Dwarfism or “achondroplasia” is a congenital growth disorder characterized by abnormal bone development and resulting in short stature and shorter limbs.
Definition: what is dwarfism?
We talk about “dwarfism” but medically it isachondroplasia. “It’s a rare genetic pathologylinked to a lack of growth of cartilage and bone tissue, explains Dr. Geneviève Baujat, pediatrician-geneticist, specialist in constitutional bone diseases, at the Necker-Enfants Malades hospital in Paris. It concerns approximately 1 in 2,500 people without ethnic or geographical predominance. It is characterized by the association of a short stature, short limbs and extremities, and possible frontal bulging“.
From what size?
When talking about dwarfism, the maximum height in adulthood is generally 1m50.
What causes achondroplasia (dwarfism)?
Achondroplasia is of genetic origin. “It is due to a specific mutation of the FGFR 3 gene, present on chromosome 4, which plays a role in the development of cartilage, says Dr. Baujat. Most of the time it is a “new” mutation, not transmitted, and there is no family history”. There are other causes of small constitutional sizes: implications of other genes necessary for growth programming, metabolic, renal or digestive pathologies, growth hormone deficiency…
What are the symptoms ?
- A predominant small size on the limbs and extremities: the people concerned have a smaller size than those of the same age and same sex
- Dorsal kyphosis and/or lumbar hyperlordosis
- Possibly curved lower limbs
- Limitations of the opening of the elbows
- Pain in the legs, neck and lumbar region
- In adolescents and adults, tingling and tingling in the lower extremities during long-distance walking.

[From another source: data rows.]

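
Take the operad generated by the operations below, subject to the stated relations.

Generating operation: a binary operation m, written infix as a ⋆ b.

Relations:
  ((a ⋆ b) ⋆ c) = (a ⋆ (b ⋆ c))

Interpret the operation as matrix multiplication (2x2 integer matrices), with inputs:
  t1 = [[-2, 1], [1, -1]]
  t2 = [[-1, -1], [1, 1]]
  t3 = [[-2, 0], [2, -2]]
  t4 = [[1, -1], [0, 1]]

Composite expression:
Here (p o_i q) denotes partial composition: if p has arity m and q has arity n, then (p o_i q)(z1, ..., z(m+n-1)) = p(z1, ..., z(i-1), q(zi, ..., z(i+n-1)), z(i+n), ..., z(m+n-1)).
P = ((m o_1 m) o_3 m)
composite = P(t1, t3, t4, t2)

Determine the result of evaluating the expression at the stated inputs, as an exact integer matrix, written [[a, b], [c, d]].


(t1 ⋆ t3) = [[6, -2], [-4, 2]]
(t4 ⋆ t2) = [[-2, -2], [1, 1]]
((t1 ⋆ t3) ⋆ (t4 ⋆ t2)) = [[-14, -14], [10, 10]]

[[-14, -14], [10, 10]]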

- Respiratory and cardiac disorders (sleep apnea): the functioning of these systems can be disturbed by the deformation of the spine in the cervical region and at the level of the upper airways.
90% of people with the disease do not have any sick relatives in their family history.
Proportionate or disproportionate dwarfism?
“Achondroplasia is characterized by a predominant growth defect in the upper limbs, less marked in the lower limbs, and barely noticeable in the trunk. It is a “disproportionate” dwarfism”, says Dr. Baujat. Other causes of constitutional shortness are said to be “proportionate” when the deficit is harmonious at all body segments.
Is it hereditary?
90% of people with the disease do not have any sick relatives in their family history. “But a person with achondroplasia has a probability of 50% transmission with each pregnancy“, warns our expert.
During the screening ultrasound for the third trimester of pregnancy, the diagnosis can be discussed and confirmed in a prenatal center of expertise. Otherwise, it will be at birth or, more rarely, during childhood. “Clinical signs and imaging can confirm the diagnosis and the molecular study will often be carried out, as part of a genetic consultation, to support the diagnosis”, adds Dr. Baujat. Thereafter, follow-up is coordinated by a clinical geneticist in pediatric age and by a rheumatologist in adulthood.
What is the life expectancy?
This disease does not affect life expectancy.
Thanks to Dr. Geneviève Baujat, pediatrician-geneticist, specialist in constitutional bone diseases, at the Necker-Enfants Malades hospital, in Paris.